Krauth shared a chart that shows that in the last three cutting cycles, silver bottomed out halfway through the cycle, and when the cuts resumed, that’s when silver prices skyrocketed.
“[Silver] averaged 332% gains over the next 12 to 18 months,” he said. “Which is dramatic. If that were to happen from where we are now, let's say we started at $35 silver, then that's triple. We'd be over $100.”
“What's similar is that there has been a pause,” he added. “What's not similar is that silver did not bottom around the middle of that pause; it looks like it actually bottomed prior, close to when gold did, say late spring of last year.”

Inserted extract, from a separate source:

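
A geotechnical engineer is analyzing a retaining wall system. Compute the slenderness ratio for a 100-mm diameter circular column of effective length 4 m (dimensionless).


Radius of gyration r = d / 4 = 100 / 4 = 25.0 mm
L_eff = 4000.0 mm
Slenderness ratio = L / r = 4000.0 / 25.0 = 160.0 (dimensionless)

160.0 (dimensionless)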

Krauth finished on a cautionary note for the near term, saying that silver prices may pull back in the near term once the September rate cut is delivered.
“A lot of this rate cut is being priced in right now,” he said. “Who knows, maybe silver will go to $42, $43. We may get some sort of a correction when the rate cut actually comes. That would not surprise me, a very classic ‘buy the rumor, sell the news.’”
That said, Krauth said that given all of the drivers supporting silver right now, this would constitute a buying opportunity.
“I think we could still see something like $45 for the end of this year,” he said. “And I think that $50 next year is probably quite likely.”
Silver continues to hold comfortably above $41 per ounce on Wednesday afternoon, with spot silver last trading at $41.128 for a gain of 0.62% on the daily chart.